Çocukların bir ara bakkala gitmesiyle hoparlöri sokaktaki büyük çınar ağacının üst dallarına çıkarak oraya yerleştirdim. Dal Asaf' ın penceresine çok yakın olduğu için mutlaka en fazla o duyacaktı. Dahası evlerimiz birbirine fazla yakın olduğu için ben de çok net duyacaktım ve bağlantı da kesilmemiş olacaktı.

Eve gittiğimde akşamı iple çekiyordum. Perdeden Asaf' ın odadaki yansımasını görebiliyordum. Hafta iyice karardığında ve o masasında bir şeyler yaparken telefonu açarak Asaf' a mesaj attım.

Mısra: Bu senin için aslan parçası.

Yapmam gereken tek şey çalma listesine girip istediğim şarkıya basmaktı. En son dinlemiş olduğum şarkıya devam etmek değil.

"Seni çöpe atacağım poşete ya-"

Kendi kendime küfrederken asıl şarkıya bastım. Aynı zamanda da Asaf' a mesaj atıyordum.

Mısra: Lan valla yanlışlıkla oldu. Kuzenim açmış.

Mısra: Şimdiki senin için

"Eğer seni kırdıysam, darıl bana. Ama bir gün beni ararsan bak ruhuna."

Müslüm Gürses'in sesi tüm sokağı doldururken herkes sesin nerden geldiğini anlamaya çalışıyordu. Bense az önceki rezilliğime rağmen perdeyi tamamen açmış Asaf' ın penceresine bakıyordum.

Bir süre sonra önce perdesini çekmiş, sonra penceresini açmıştı. Hoparlörün çalıştığına dair çıkardığı ufak ışık penceresinden gözüküyor olmalı ki önce şeker pembesi hoparlöre bakıp sırıttı. Uzanıp aldıktan sonra camın kenarına koydu. Sonra bana baktı. Bakışlarından hiçbir şey anlamıyordum.

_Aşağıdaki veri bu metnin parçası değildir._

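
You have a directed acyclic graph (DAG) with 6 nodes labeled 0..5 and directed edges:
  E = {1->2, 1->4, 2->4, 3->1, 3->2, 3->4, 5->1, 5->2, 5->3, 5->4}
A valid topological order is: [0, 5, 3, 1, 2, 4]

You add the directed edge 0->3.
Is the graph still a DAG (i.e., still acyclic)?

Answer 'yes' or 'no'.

Given toposort: [0, 5, 3, 1, 2, 4]
Position of 0: index 0; position of 3: index 2
New edge 0->3: forward
Forward edge: respects the existing order. Still a DAG, same toposort still valid.
Still a DAG? yes

Answer: yes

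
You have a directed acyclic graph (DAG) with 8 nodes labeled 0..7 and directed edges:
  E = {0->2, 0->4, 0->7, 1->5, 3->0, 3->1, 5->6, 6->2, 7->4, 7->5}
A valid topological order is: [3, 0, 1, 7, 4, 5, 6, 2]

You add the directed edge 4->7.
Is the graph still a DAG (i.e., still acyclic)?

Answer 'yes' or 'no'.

Given toposort: [3, 0, 1, 7, 4, 5, 6, 2]
Position of 4: index 4; position of 7: index 3
New edge 4->7: backward (u after v in old order)
Backward edge: old toposort is now invalid. Check if this creates a cycle.
Does 7 already reach 4? Reachable from 7: [2, 4, 5, 6, 7]. YES -> cycle!
Still a DAG? no

Answer: no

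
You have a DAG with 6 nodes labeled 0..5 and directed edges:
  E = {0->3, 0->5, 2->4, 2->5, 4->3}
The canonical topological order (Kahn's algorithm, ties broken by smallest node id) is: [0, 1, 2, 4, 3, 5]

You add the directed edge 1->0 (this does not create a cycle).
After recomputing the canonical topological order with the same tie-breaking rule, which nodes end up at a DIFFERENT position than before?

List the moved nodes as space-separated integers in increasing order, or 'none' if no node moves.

Answer: 0 1

Derivation:
Old toposort: [0, 1, 2, 4, 3, 5]
Added edge 1->0
Recompute Kahn (smallest-id tiebreak):
  initial in-degrees: [1, 0, 0, 2, 1, 2]
  ready (indeg=0): [1, 2]
  pop 1: indeg[0]->0 | ready=[0, 2] | order so far=[1]
  pop 0: indeg[3]->1; indeg[5]->1 | ready=[2] | order so far=[1, 0]
  pop 2: indeg[4]->0; indeg[5]->0 | ready=[4, 5] | order so far=[1, 0, 2]
  pop 4: indeg[3]->0 | ready=[3, 5] | order so far=[1, 0, 2, 4]
  pop 3: no out-edges | ready=[5] | order so far=[1, 0, 2, 4, 3]
  pop 5: no out-edges | ready=[] | order so far=[1, 0, 2, 4, 3, 5]
New canonical toposort: [1, 0, 2, 4, 3, 5]
Compare positions:
  Node 0: index 0 -> 1 (moved)
  Node 1: index 1 -> 0 (moved)
  Node 2: index 2 -> 2 (same)
  Node 3: index 4 -> 4 (same)
  Node 4: index 3 -> 3 (same)
  Node 5: index 5 -> 5 (same)
Nodes that changed position: 0 1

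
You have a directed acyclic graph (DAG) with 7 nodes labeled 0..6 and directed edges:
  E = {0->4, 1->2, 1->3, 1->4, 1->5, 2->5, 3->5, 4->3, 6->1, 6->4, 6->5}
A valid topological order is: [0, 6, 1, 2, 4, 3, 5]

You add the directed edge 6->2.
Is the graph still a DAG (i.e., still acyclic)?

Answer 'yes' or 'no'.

Answer: yes

Derivation:
Given toposort: [0, 6, 1, 2, 4, 3, 5]
Position of 6: index 1; position of 2: index 3
New edge 6->2: forward
Forward edge: respects the existing order. Still a DAG, same toposort still valid.
Still a DAG? yes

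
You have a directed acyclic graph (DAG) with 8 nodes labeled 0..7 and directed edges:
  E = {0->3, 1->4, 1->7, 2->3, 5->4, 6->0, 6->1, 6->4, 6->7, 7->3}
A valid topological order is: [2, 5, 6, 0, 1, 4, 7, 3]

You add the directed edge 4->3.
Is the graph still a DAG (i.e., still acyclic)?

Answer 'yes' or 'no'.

Given toposort: [2, 5, 6, 0, 1, 4, 7, 3]
Position of 4: index 5; position of 3: index 7
New edge 4->3: forward
Forward edge: respects the existing order. Still a DAG, same toposort still valid.
Still a DAG? yes

Answer: yes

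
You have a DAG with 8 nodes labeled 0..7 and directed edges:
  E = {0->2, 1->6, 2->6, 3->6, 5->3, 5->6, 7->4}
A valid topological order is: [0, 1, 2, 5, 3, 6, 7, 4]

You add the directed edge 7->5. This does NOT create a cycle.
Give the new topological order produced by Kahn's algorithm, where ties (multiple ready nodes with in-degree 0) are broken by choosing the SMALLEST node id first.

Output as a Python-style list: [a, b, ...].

Old toposort: [0, 1, 2, 5, 3, 6, 7, 4]
Added edge: 7->5
Position of 7 (6) > position of 5 (3). Must reorder: 7 must now come before 5.
Run Kahn's algorithm (break ties by smallest node id):
  initial in-degrees: [0, 0, 1, 1, 1, 1, 4, 0]
  ready (indeg=0): [0, 1, 7]
  pop 0: indeg[2]->0 | ready=[1, 2, 7] | order so far=[0]
  pop 1: indeg[6]->3 | ready=[2, 7] | order so far=[0, 1]
  pop 2: indeg[6]->2 | ready=[7] | order so far=[0, 1, 2]
  pop 7: indeg[4]->0; indeg[5]->0 | ready=[4, 5] | order so far=[0, 1, 2, 7]
  pop 4: no out-edges | ready=[5] | order so far=[0, 1, 2, 7, 4]
  pop 5: indeg[3]->0; indeg[6]->1 | ready=[3] | order so far=[0, 1, 2, 7, 4, 5]
  pop 3: indeg[6]->0 | ready=[6] | order so far=[0, 1, 2, 7, 4, 5, 3]
  pop 6: no out-edges | ready=[] | order so far=[0, 1, 2, 7, 4, 5, 3, 6]
  Result: [0, 1, 2, 7, 4, 5, 3, 6]

Answer: [0, 1, 2, 7, 4, 5, 3, 6]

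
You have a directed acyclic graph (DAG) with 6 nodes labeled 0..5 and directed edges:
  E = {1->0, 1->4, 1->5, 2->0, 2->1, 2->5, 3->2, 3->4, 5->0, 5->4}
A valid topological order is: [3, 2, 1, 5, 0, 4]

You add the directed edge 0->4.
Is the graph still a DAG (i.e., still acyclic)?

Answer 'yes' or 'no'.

Given toposort: [3, 2, 1, 5, 0, 4]
Position of 0: index 4; position of 4: index 5
New edge 0->4: forward
Forward edge: respects the existing order. Still a DAG, same toposort still valid.
Still a DAG? yes

Answer: yes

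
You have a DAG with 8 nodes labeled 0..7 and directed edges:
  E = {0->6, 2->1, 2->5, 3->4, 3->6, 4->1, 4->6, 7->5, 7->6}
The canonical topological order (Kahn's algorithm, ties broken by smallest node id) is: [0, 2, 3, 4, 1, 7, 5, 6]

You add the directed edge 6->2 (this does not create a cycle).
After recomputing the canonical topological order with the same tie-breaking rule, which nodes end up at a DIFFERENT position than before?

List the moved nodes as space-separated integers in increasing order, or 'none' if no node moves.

Answer: 1 2 3 4 5 6 7

Derivation:
Old toposort: [0, 2, 3, 4, 1, 7, 5, 6]
Added edge 6->2
Recompute Kahn (smallest-id tiebreak):
  initial in-degrees: [0, 2, 1, 0, 1, 2, 4, 0]
  ready (indeg=0): [0, 3, 7]
  pop 0: indeg[6]->3 | ready=[3, 7] | order so far=[0]
  pop 3: indeg[4]->0; indeg[6]->2 | ready=[4, 7] | order so far=[0, 3]
  pop 4: indeg[1]->1; indeg[6]->1 | ready=[7] | order so far=[0, 3, 4]
  pop 7: indeg[5]->1; indeg[6]->0 | ready=[6] | order so far=[0, 3, 4, 7]
  pop 6: indeg[2]->0 | ready=[2] | order so far=[0, 3, 4, 7, 6]
  pop 2: indeg[1]->0; indeg[5]->0 | ready=[1, 5] | order so far=[0, 3, 4, 7, 6, 2]
  pop 1: no out-edges | ready=[5] | order so far=[0, 3, 4, 7, 6, 2, 1]
  pop 5: no out-edges | ready=[] | order so far=[0, 3, 4, 7, 6, 2, 1, 5]
New canonical toposort: [0, 3, 4, 7, 6, 2, 1, 5]
Compare positions:
  Node 0: index 0 -> 0 (same)
  Node 1: index 4 -> 6 (moved)
  Node 2: index 1 -> 5 (moved)
  Node 3: index 2 -> 1 (moved)
  Node 4: index 3 -> 2 (moved)
  Node 5: index 6 -> 7 (moved)
  Node 6: index 7 -> 4 (moved)
  Node 7: index 5 -> 3 (moved)
Nodes that changed position: 1 2 3 4 5 6 7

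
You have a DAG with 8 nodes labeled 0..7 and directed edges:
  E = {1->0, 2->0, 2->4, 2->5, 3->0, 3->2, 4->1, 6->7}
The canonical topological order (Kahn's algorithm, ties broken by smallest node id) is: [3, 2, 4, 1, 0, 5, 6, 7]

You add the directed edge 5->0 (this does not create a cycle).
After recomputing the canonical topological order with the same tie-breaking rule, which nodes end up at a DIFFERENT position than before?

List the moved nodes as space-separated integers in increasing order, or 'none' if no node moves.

Old toposort: [3, 2, 4, 1, 0, 5, 6, 7]
Added edge 5->0
Recompute Kahn (smallest-id tiebreak):
  initial in-degrees: [4, 1, 1, 0, 1, 1, 0, 1]
  ready (indeg=0): [3, 6]
  pop 3: indeg[0]->3; indeg[2]->0 | ready=[2, 6] | order so far=[3]
  pop 2: indeg[0]->2; indeg[4]->0; indeg[5]->0 | ready=[4, 5, 6] | order so far=[3, 2]
  pop 4: indeg[1]->0 | ready=[1, 5, 6] | order so far=[3, 2, 4]
  pop 1: indeg[0]->1 | ready=[5, 6] | order so far=[3, 2, 4, 1]
  pop 5: indeg[0]->0 | ready=[0, 6] | order so far=[3, 2, 4, 1, 5]
  pop 0: no out-edges | ready=[6] | order so far=[3, 2, 4, 1, 5, 0]
  pop 6: indeg[7]->0 | ready=[7] | order so far=[3, 2, 4, 1, 5, 0, 6]
  pop 7: no out-edges | ready=[] | order so far=[3, 2, 4, 1, 5, 0, 6, 7]
New canonical toposort: [3, 2, 4, 1, 5, 0, 6, 7]
Compare positions:
  Node 0: index 4 -> 5 (moved)
  Node 1: index 3 -> 3 (same)
  Node 2: index 1 -> 1 (same)
  Node 3: index 0 -> 0 (same)
  Node 4: index 2 -> 2 (same)
  Node 5: index 5 -> 4 (moved)
  Node 6: index 6 -> 6 (same)
  Node 7: index 7 -> 7 (same)
Nodes that changed position: 0 5

Answer: 0 5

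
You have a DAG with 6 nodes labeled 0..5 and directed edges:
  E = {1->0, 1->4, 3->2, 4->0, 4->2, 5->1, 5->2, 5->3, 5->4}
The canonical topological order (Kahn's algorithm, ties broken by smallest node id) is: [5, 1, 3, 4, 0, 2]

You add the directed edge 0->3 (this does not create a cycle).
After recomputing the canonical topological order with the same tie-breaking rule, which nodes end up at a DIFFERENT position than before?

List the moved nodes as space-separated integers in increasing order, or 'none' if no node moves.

Old toposort: [5, 1, 3, 4, 0, 2]
Added edge 0->3
Recompute Kahn (smallest-id tiebreak):
  initial in-degrees: [2, 1, 3, 2, 2, 0]
  ready (indeg=0): [5]
  pop 5: indeg[1]->0; indeg[2]->2; indeg[3]->1; indeg[4]->1 | ready=[1] | order so far=[5]
  pop 1: indeg[0]->1; indeg[4]->0 | ready=[4] | order so far=[5, 1]
  pop 4: indeg[0]->0; indeg[2]->1 | ready=[0] | order so far=[5, 1, 4]
  pop 0: indeg[3]->0 | ready=[3] | order so far=[5, 1, 4, 0]
  pop 3: indeg[2]->0 | ready=[2] | order so far=[5, 1, 4, 0, 3]
  pop 2: no out-edges | ready=[] | order so far=[5, 1, 4, 0, 3, 2]
New canonical toposort: [5, 1, 4, 0, 3, 2]
Compare positions:
  Node 0: index 4 -> 3 (moved)
  Node 1: index 1 -> 1 (same)
  Node 2: index 5 -> 5 (same)
  Node 3: index 2 -> 4 (moved)
  Node 4: index 3 -> 2 (moved)
  Node 5: index 0 -> 0 (same)
Nodes that changed position: 0 3 4

Answer: 0 3 4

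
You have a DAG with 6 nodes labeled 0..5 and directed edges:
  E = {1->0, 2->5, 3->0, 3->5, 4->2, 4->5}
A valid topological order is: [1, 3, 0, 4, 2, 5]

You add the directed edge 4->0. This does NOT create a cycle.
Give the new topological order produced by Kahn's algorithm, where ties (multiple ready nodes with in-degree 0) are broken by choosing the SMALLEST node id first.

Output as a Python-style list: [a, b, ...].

Answer: [1, 3, 4, 0, 2, 5]

Derivation:
Old toposort: [1, 3, 0, 4, 2, 5]
Added edge: 4->0
Position of 4 (3) > position of 0 (2). Must reorder: 4 must now come before 0.
Run Kahn's algorithm (break ties by smallest node id):
  initial in-degrees: [3, 0, 1, 0, 0, 3]
  ready (indeg=0): [1, 3, 4]
  pop 1: indeg[0]->2 | ready=[3, 4] | order so far=[1]
  pop 3: indeg[0]->1; indeg[5]->2 | ready=[4] | order so far=[1, 3]
  pop 4: indeg[0]->0; indeg[2]->0; indeg[5]->1 | ready=[0, 2] | order so far=[1, 3, 4]
  pop 0: no out-edges | ready=[2] | order so far=[1, 3, 4, 0]
  pop 2: indeg[5]->0 | ready=[5] | order so far=[1, 3, 4, 0, 2]
  pop 5: no out-edges | ready=[] | order so far=[1, 3, 4, 0, 2, 5]
  Result: [1, 3, 4, 0, 2, 5]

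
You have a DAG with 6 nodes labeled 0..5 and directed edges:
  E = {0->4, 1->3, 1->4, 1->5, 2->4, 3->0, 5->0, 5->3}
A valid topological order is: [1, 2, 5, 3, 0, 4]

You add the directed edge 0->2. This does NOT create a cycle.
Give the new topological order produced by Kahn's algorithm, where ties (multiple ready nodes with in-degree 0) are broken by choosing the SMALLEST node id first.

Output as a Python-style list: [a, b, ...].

Old toposort: [1, 2, 5, 3, 0, 4]
Added edge: 0->2
Position of 0 (4) > position of 2 (1). Must reorder: 0 must now come before 2.
Run Kahn's algorithm (break ties by smallest node id):
  initial in-degrees: [2, 0, 1, 2, 3, 1]
  ready (indeg=0): [1]
  pop 1: indeg[3]->1; indeg[4]->2; indeg[5]->0 | ready=[5] | order so far=[1]
  pop 5: indeg[0]->1; indeg[3]->0 | ready=[3] | order so far=[1, 5]
  pop 3: indeg[0]->0 | ready=[0] | order so far=[1, 5, 3]
  pop 0: indeg[2]->0; indeg[4]->1 | ready=[2] | order so far=[1, 5, 3, 0]
  pop 2: indeg[4]->0 | ready=[4] | order so far=[1, 5, 3, 0, 2]
  pop 4: no out-edges | ready=[] | order so far=[1, 5, 3, 0, 2, 4]
  Result: [1, 5, 3, 0, 2, 4]

Answer: [1, 5, 3, 0, 2, 4]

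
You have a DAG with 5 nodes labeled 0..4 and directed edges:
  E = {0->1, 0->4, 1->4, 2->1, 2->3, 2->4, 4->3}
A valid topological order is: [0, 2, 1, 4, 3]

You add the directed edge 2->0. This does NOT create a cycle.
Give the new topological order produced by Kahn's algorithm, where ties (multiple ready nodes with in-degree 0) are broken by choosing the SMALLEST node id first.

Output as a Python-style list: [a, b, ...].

Answer: [2, 0, 1, 4, 3]

Derivation:
Old toposort: [0, 2, 1, 4, 3]
Added edge: 2->0
Position of 2 (1) > position of 0 (0). Must reorder: 2 must now come before 0.
Run Kahn's algorithm (break ties by smallest node id):
  initial in-degrees: [1, 2, 0, 2, 3]
  ready (indeg=0): [2]
  pop 2: indeg[0]->0; indeg[1]->1; indeg[3]->1; indeg[4]->2 | ready=[0] | order so far=[2]
  pop 0: indeg[1]->0; indeg[4]->1 | ready=[1] | order so far=[2, 0]
  pop 1: indeg[4]->0 | ready=[4] | order so far=[2, 0, 1]
  pop 4: indeg[3]->0 | ready=[3] | order so far=[2, 0, 1, 4]
  pop 3: no out-edges | ready=[] | order so far=[2, 0, 1, 4, 3]
  Result: [2, 0, 1, 4, 3]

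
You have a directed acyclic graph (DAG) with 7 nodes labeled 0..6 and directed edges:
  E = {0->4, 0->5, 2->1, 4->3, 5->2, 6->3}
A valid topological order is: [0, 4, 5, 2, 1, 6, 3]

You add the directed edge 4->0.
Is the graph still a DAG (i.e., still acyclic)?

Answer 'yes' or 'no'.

Given toposort: [0, 4, 5, 2, 1, 6, 3]
Position of 4: index 1; position of 0: index 0
New edge 4->0: backward (u after v in old order)
Backward edge: old toposort is now invalid. Check if this creates a cycle.
Does 0 already reach 4? Reachable from 0: [0, 1, 2, 3, 4, 5]. YES -> cycle!
Still a DAG? no

Answer: no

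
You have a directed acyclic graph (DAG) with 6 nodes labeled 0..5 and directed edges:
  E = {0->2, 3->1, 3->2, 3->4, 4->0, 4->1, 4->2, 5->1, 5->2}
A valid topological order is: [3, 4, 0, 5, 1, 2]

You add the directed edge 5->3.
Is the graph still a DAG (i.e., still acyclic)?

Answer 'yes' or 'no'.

Given toposort: [3, 4, 0, 5, 1, 2]
Position of 5: index 3; position of 3: index 0
New edge 5->3: backward (u after v in old order)
Backward edge: old toposort is now invalid. Check if this creates a cycle.
Does 3 already reach 5? Reachable from 3: [0, 1, 2, 3, 4]. NO -> still a DAG (reorder needed).
Still a DAG? yes

Answer: yes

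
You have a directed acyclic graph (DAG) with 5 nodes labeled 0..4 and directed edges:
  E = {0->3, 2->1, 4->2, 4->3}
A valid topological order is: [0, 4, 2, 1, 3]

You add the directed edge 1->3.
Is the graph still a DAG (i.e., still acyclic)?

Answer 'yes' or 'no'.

Answer: yes

Derivation:
Given toposort: [0, 4, 2, 1, 3]
Position of 1: index 3; position of 3: index 4
New edge 1->3: forward
Forward edge: respects the existing order. Still a DAG, same toposort still valid.
Still a DAG? yes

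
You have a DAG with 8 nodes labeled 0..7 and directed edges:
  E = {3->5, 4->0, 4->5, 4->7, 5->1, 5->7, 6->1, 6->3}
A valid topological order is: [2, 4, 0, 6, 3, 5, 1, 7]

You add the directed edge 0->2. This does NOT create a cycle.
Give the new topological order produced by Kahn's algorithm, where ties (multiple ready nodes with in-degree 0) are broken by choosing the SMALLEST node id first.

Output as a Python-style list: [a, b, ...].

Answer: [4, 0, 2, 6, 3, 5, 1, 7]

Derivation:
Old toposort: [2, 4, 0, 6, 3, 5, 1, 7]
Added edge: 0->2
Position of 0 (2) > position of 2 (0). Must reorder: 0 must now come before 2.
Run Kahn's algorithm (break ties by smallest node id):
  initial in-degrees: [1, 2, 1, 1, 0, 2, 0, 2]
  ready (indeg=0): [4, 6]
  pop 4: indeg[0]->0; indeg[5]->1; indeg[7]->1 | ready=[0, 6] | order so far=[4]
  pop 0: indeg[2]->0 | ready=[2, 6] | order so far=[4, 0]
  pop 2: no out-edges | ready=[6] | order so far=[4, 0, 2]
  pop 6: indeg[1]->1; indeg[3]->0 | ready=[3] | order so far=[4, 0, 2, 6]
  pop 3: indeg[5]->0 | ready=[5] | order so far=[4, 0, 2, 6, 3]
  pop 5: indeg[1]->0; indeg[7]->0 | ready=[1, 7] | order so far=[4, 0, 2, 6, 3, 5]
  pop 1: no out-edges | ready=[7] | order so far=[4, 0, 2, 6, 3, 5, 1]
  pop 7: no out-edges | ready=[] | order so far=[4, 0, 2, 6, 3, 5, 1, 7]
  Result: [4, 0, 2, 6, 3, 5, 1, 7]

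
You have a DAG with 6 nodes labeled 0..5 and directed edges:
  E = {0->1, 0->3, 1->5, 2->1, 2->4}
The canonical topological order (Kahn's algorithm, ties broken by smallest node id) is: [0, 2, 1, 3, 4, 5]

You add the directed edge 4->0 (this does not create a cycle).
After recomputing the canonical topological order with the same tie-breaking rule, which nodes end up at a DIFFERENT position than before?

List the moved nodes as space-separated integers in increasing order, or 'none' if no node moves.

Answer: 0 1 2 3 4

Derivation:
Old toposort: [0, 2, 1, 3, 4, 5]
Added edge 4->0
Recompute Kahn (smallest-id tiebreak):
  initial in-degrees: [1, 2, 0, 1, 1, 1]
  ready (indeg=0): [2]
  pop 2: indeg[1]->1; indeg[4]->0 | ready=[4] | order so far=[2]
  pop 4: indeg[0]->0 | ready=[0] | order so far=[2, 4]
  pop 0: indeg[1]->0; indeg[3]->0 | ready=[1, 3] | order so far=[2, 4, 0]
  pop 1: indeg[5]->0 | ready=[3, 5] | order so far=[2, 4, 0, 1]
  pop 3: no out-edges | ready=[5] | order so far=[2, 4, 0, 1, 3]
  pop 5: no out-edges | ready=[] | order so far=[2, 4, 0, 1, 3, 5]
New canonical toposort: [2, 4, 0, 1, 3, 5]
Compare positions:
  Node 0: index 0 -> 2 (moved)
  Node 1: index 2 -> 3 (moved)
  Node 2: index 1 -> 0 (moved)
  Node 3: index 3 -> 4 (moved)
  Node 4: index 4 -> 1 (moved)
  Node 5: index 5 -> 5 (same)
Nodes that changed position: 0 1 2 3 4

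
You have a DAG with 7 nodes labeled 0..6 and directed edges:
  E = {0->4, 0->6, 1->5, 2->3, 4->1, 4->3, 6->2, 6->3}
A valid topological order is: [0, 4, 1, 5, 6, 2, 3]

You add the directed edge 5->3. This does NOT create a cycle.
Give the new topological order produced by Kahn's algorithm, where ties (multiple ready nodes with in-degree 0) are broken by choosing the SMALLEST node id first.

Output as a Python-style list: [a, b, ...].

Old toposort: [0, 4, 1, 5, 6, 2, 3]
Added edge: 5->3
Position of 5 (3) < position of 3 (6). Old order still valid.
Run Kahn's algorithm (break ties by smallest node id):
  initial in-degrees: [0, 1, 1, 4, 1, 1, 1]
  ready (indeg=0): [0]
  pop 0: indeg[4]->0; indeg[6]->0 | ready=[4, 6] | order so far=[0]
  pop 4: indeg[1]->0; indeg[3]->3 | ready=[1, 6] | order so far=[0, 4]
  pop 1: indeg[5]->0 | ready=[5, 6] | order so far=[0, 4, 1]
  pop 5: indeg[3]->2 | ready=[6] | order so far=[0, 4, 1, 5]
  pop 6: indeg[2]->0; indeg[3]->1 | ready=[2] | order so far=[0, 4, 1, 5, 6]
  pop 2: indeg[3]->0 | ready=[3] | order so far=[0, 4, 1, 5, 6, 2]
  pop 3: no out-edges | ready=[] | order so far=[0, 4, 1, 5, 6, 2, 3]
  Result: [0, 4, 1, 5, 6, 2, 3]

Answer: [0, 4, 1, 5, 6, 2, 3]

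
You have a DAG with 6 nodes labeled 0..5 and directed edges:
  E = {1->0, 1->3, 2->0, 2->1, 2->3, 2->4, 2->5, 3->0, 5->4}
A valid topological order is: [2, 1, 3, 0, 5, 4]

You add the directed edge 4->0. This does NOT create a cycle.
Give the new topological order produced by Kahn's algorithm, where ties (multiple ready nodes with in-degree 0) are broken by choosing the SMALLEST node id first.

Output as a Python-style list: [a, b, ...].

Old toposort: [2, 1, 3, 0, 5, 4]
Added edge: 4->0
Position of 4 (5) > position of 0 (3). Must reorder: 4 must now come before 0.
Run Kahn's algorithm (break ties by smallest node id):
  initial in-degrees: [4, 1, 0, 2, 2, 1]
  ready (indeg=0): [2]
  pop 2: indeg[0]->3; indeg[1]->0; indeg[3]->1; indeg[4]->1; indeg[5]->0 | ready=[1, 5] | order so far=[2]
  pop 1: indeg[0]->2; indeg[3]->0 | ready=[3, 5] | order so far=[2, 1]
  pop 3: indeg[0]->1 | ready=[5] | order so far=[2, 1, 3]
  pop 5: indeg[4]->0 | ready=[4] | order so far=[2, 1, 3, 5]
  pop 4: indeg[0]->0 | ready=[0] | order so far=[2, 1, 3, 5, 4]
  pop 0: no out-edges | ready=[] | order so far=[2, 1, 3, 5, 4, 0]
  Result: [2, 1, 3, 5, 4, 0]

Answer: [2, 1, 3, 5, 4, 0]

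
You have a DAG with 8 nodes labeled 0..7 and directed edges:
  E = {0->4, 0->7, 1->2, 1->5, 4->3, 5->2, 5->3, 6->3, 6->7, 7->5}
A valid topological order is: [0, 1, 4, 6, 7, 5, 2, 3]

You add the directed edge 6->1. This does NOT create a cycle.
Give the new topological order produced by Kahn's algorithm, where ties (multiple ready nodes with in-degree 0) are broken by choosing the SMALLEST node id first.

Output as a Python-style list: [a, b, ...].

Old toposort: [0, 1, 4, 6, 7, 5, 2, 3]
Added edge: 6->1
Position of 6 (3) > position of 1 (1). Must reorder: 6 must now come before 1.
Run Kahn's algorithm (break ties by smallest node id):
  initial in-degrees: [0, 1, 2, 3, 1, 2, 0, 2]
  ready (indeg=0): [0, 6]
  pop 0: indeg[4]->0; indeg[7]->1 | ready=[4, 6] | order so far=[0]
  pop 4: indeg[3]->2 | ready=[6] | order so far=[0, 4]
  pop 6: indeg[1]->0; indeg[3]->1; indeg[7]->0 | ready=[1, 7] | order so far=[0, 4, 6]
  pop 1: indeg[2]->1; indeg[5]->1 | ready=[7] | order so far=[0, 4, 6, 1]
  pop 7: indeg[5]->0 | ready=[5] | order so far=[0, 4, 6, 1, 7]
  pop 5: indeg[2]->0; indeg[3]->0 | ready=[2, 3] | order so far=[0, 4, 6, 1, 7, 5]
  pop 2: no out-edges | ready=[3] | order so far=[0, 4, 6, 1, 7, 5, 2]
  pop 3: no out-edges | ready=[] | order so far=[0, 4, 6, 1, 7, 5, 2, 3]
  Result: [0, 4, 6, 1, 7, 5, 2, 3]

Answer: [0, 4, 6, 1, 7, 5, 2, 3]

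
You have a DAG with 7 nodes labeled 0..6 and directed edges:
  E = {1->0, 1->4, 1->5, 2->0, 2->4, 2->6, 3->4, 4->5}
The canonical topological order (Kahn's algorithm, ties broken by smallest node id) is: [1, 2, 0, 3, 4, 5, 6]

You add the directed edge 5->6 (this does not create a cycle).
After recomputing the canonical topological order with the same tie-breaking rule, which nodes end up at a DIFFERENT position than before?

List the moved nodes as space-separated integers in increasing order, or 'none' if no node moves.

Answer: none

Derivation:
Old toposort: [1, 2, 0, 3, 4, 5, 6]
Added edge 5->6
Recompute Kahn (smallest-id tiebreak):
  initial in-degrees: [2, 0, 0, 0, 3, 2, 2]
  ready (indeg=0): [1, 2, 3]
  pop 1: indeg[0]->1; indeg[4]->2; indeg[5]->1 | ready=[2, 3] | order so far=[1]
  pop 2: indeg[0]->0; indeg[4]->1; indeg[6]->1 | ready=[0, 3] | order so far=[1, 2]
  pop 0: no out-edges | ready=[3] | order so far=[1, 2, 0]
  pop 3: indeg[4]->0 | ready=[4] | order so far=[1, 2, 0, 3]
  pop 4: indeg[5]->0 | ready=[5] | order so far=[1, 2, 0, 3, 4]
  pop 5: indeg[6]->0 | ready=[6] | order so far=[1, 2, 0, 3, 4, 5]
  pop 6: no out-edges | ready=[] | order so far=[1, 2, 0, 3, 4, 5, 6]
New canonical toposort: [1, 2, 0, 3, 4, 5, 6]
Compare positions:
  Node 0: index 2 -> 2 (same)
  Node 1: index 0 -> 0 (same)
  Node 2: index 1 -> 1 (same)
  Node 3: index 3 -> 3 (same)
  Node 4: index 4 -> 4 (same)
  Node 5: index 5 -> 5 (same)
  Node 6: index 6 -> 6 (same)
Nodes that changed position: none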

Bu arada Müslüm Baba hala söylüyordu.

Telefonunu eline alarak bir şeyler yazdı. Aynı anda telefonumun titremesiyle ona telefona baktım.

Asaf: Demek seni çöpe atacağım poşete yazık?

Mısra: Lan valla o yanlışlıkla oldu. Doğrusu bu.

Asaf: MAL DKDBSJSBSHDDKSNDKDKDND

Mısra: Barıştık mı?

Asaf: Bilmem, barışalım mı?

Mısra: Affet artık vocdonsoz

Asaf: Hadi hadi çok koca yürekli bir insan olduğum için

Asaf: Affediyorum seni

Mısra: Sen mi koca yüreklisin?

Mısra: Sevgilisinin kafasına futbol topunu atmayan da ne bileyim

Mısra: Az kalsın suratım yamuluyordu

Asaf: Ben onu ayarladım güzelim

Asaf: Kafanın yanından milimlik geçecekti.

Mısra: Sen bir şey ayarlama Asaf.

O sırada şarkı biterken çalma listesindeki bir diğer şarkıya geçti sıra. Ve ben kafamı cama gömmek istedim. Özellikle de karşımda kahkaha atan bir Asaf varken.

"Bas gaza aşkım bas gaza. Kim tutar seni bas gaza."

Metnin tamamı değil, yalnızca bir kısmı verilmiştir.